Another issue with a chain of FP operations is that FADD with random inputs will normally do nothing. For an FP32 operation the exponent is 8 bits so can have 256 values. When calculating FADD(A, B) if the exponent of B is more than +/-24 from the exponent of A then the smaller value gets squashed to 0 and the result is just MAX(A, B). Actual addition will only happen 48/256 or <20% of the time.

We handle this in ProgPoW by structuring the merge() functions to produce good, random values in registers even if the input to the merge has low entropy (is all 1s, all 0s, or just a pass-through of one input). Creating an equivalent merge() function in FP I'm not sure is possible.

A sequence of FP ops can also easily accumulate a bias, causing certain elements of the DAG to be accessed more often than others.

solardiz commented 5 years ago

@ifdefelse All good points, thanks! I think we're effectively starting to compile a list of constraints or a checklist for a good design using FP, which will be far from trivial to come up with, yet maybe practical.

ifdefelse commented 5 years ago

Likewise unconstrained random FMUL(A, B) has a ~25% chance of over/under flowing.

If exp_a is 127 then any exp >= 1 will cause overflow - 127/256 if exp_a is 126 then any exp >= 2 will cause overflow - 126/256 <...> if exp_a is 2 then any exp >= 126 will cause overflow - 2 / 256 if exp_a is 1 then any exp >= 127 will cause overflow - 1 / 256 if exp_a is 0 then can't over/underflow if exp_a is -1 then any exp <= -127 will cause underflow - 1 / 256 if exp_a is -2 then any exp <= -126 will cause underflow - 2 / 256 <...> if exp_a is -126 then any exp <= -2 will cause underflow - 126 / 256 if exp_a is -127 then any exp <= -1 will cause underflow - 127 / 256

I might be off-by-1 in this, but you get the idea. The average comes out to about 25% of random FMULs will over/underflow.

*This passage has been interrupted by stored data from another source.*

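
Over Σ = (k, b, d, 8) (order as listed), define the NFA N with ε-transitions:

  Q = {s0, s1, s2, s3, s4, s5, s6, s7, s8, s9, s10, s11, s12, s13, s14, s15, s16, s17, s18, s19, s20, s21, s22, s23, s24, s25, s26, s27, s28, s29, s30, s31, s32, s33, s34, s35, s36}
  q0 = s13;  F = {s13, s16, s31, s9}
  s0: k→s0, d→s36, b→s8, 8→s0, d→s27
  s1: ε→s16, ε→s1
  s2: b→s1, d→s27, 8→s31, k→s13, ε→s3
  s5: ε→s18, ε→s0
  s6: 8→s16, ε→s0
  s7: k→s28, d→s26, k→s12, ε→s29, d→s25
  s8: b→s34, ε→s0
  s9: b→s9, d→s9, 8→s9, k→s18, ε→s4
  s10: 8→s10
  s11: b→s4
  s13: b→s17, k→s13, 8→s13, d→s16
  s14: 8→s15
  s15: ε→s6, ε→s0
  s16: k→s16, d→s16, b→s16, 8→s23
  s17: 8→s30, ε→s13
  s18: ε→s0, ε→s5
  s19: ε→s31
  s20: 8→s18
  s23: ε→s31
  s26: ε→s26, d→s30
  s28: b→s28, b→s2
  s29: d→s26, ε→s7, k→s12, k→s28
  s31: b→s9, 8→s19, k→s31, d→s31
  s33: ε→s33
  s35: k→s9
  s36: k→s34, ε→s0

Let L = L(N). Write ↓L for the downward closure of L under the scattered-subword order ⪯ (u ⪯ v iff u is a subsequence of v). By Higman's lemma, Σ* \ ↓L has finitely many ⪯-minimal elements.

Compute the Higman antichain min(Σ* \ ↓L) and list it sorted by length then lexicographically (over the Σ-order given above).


min(Σ*\↓L) = [d8bk].

|Q|=37, |F|=4, |δ|=64 (20 ε).
min D↑ (5 st, q0=0, F={4}): 0:k→0,b→0,d→1,8→0 1:k→1,b→1,d→1,8→2 2:k→2,b→3,d→2,8→2 3:k→4,b→3,d→3,8→3 4:k→4,b→4,d→4,8→4 (ε-aug+det+¬).
'd8bk': N↓-sim [16, 13, 12, 9, 7] end={s0,s18,s27,s34,s36,s5,s8} — reject; 4/4 deletions ∈↓L.
1 minimals (antichain).


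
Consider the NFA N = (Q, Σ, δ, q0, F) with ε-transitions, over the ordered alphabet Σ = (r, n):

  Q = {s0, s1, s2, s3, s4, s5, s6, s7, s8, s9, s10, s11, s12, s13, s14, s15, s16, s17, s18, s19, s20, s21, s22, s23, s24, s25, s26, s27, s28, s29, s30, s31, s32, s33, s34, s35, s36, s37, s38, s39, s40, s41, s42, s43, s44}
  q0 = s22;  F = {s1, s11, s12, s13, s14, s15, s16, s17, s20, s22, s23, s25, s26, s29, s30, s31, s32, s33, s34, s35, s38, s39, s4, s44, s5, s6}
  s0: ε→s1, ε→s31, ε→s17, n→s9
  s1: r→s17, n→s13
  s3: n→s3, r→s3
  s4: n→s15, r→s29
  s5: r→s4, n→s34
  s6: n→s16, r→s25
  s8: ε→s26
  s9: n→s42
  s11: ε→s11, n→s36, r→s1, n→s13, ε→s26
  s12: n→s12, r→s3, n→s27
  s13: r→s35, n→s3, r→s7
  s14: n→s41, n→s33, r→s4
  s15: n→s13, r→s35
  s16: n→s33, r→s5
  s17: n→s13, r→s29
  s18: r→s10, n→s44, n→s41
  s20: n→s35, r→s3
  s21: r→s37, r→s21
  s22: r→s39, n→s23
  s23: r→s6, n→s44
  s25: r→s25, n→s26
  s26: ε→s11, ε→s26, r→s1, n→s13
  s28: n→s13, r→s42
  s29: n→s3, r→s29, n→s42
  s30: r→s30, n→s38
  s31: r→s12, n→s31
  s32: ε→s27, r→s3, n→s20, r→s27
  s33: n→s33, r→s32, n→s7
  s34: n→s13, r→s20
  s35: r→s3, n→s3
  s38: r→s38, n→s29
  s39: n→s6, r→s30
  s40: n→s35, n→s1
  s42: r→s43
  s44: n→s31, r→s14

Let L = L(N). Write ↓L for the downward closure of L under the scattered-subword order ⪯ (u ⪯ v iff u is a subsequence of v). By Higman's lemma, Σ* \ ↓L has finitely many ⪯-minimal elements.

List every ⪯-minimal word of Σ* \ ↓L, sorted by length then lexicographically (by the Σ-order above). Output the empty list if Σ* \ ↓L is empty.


Antichain: [rrnnn, nnnrr, nnrrrn].

|Q|=45, |F|=26, |δ|=82 (9 ε).
min D↑ (26 st, q0=0, F={17}): 0:r→1,n→2 1:r→3,n→4 2:r→4,n→5 3:r→3,n→6 4:r→7,n→8 5:r→9,n→10 6:r→6,n→11 7:r→7,n→12 8:r→13,n→14 9:r→15,n→14 10:r→16,n→10 11:r→11,n→17 12:r→18,n→19 13:r→15,n→20 14:r→21,n→14 15:r→11,n→22 16:r→17,n→16 17:r→17,n→17 18:r→23,n→19 19:r→24,n→17 20:r→25,n→19 21:r→17,n→25 22:r→24,n→19 23:r→11,n→19 24:r→17,n→17 25:r→17,n→24.
'rrnnn': |S_i|=[33, 29, 22, 16, 8, 3] end={s3,s42,s43} — reject; 5/5 del acc.
'nnnrr': run [33, 30, 26, 16, 8, 2] end={s27,s3} ∉↓L; 5/5 deletions ∈↓L.
'nnrrrn': run [33, 30, 26, 20, 13, 7, 3] end={s3,s42,s43} ∉↓L; 6/6 single-dels accept.
3 minimals (antichain).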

This is why you can't clamp once per loop. If you clamp exponents to [63, -63] it just takes 2 sequential MULs to get over/underflow.

You could do something like clamp the exponent to an extremely short range, like [7, -7]. However that would drastically simplify a hardware floating point unit, providing a significant ASIC optimization opportunity.

solardiz commented 5 years ago

Right. So should have few sequential MULs (a code generator constraint) and/or clamp to short range of initial exponent, which I think isn't that bad if our alternative is building upon at most 24-bit integer MULs of same throughput. A more advanced code generator tracking worst cases might end up e.g. interleaving MULs by registers that it knows were initialized with positive vs. negative exponents, to allow for slightly longer sequences. Tricky stuff indeed.

solardiz commented 5 years ago

So I experimented with FP in a ProgPoW hack a little bit. I am currently leaning towards the following design aspects if we actually switch to FP:

I'd appreciate comments.

solardiz commented 5 years ago

JFYI: Staying with integers but maximizing the ratio of arbitrary 32-bit MULs, I am able to get up to ~630G MUL/s on the Vega 64 while also doing the cache lookups, having merge() maintain entropy of its destination, and maintaining adequate memory bandwidth usage (slightly lower than default ProgPoW's, though). This is 7x+ higher than ProgPoW 0.9.2's defaults, but 9x+ lower than the theoretical maximum throughput for FP32 MULs.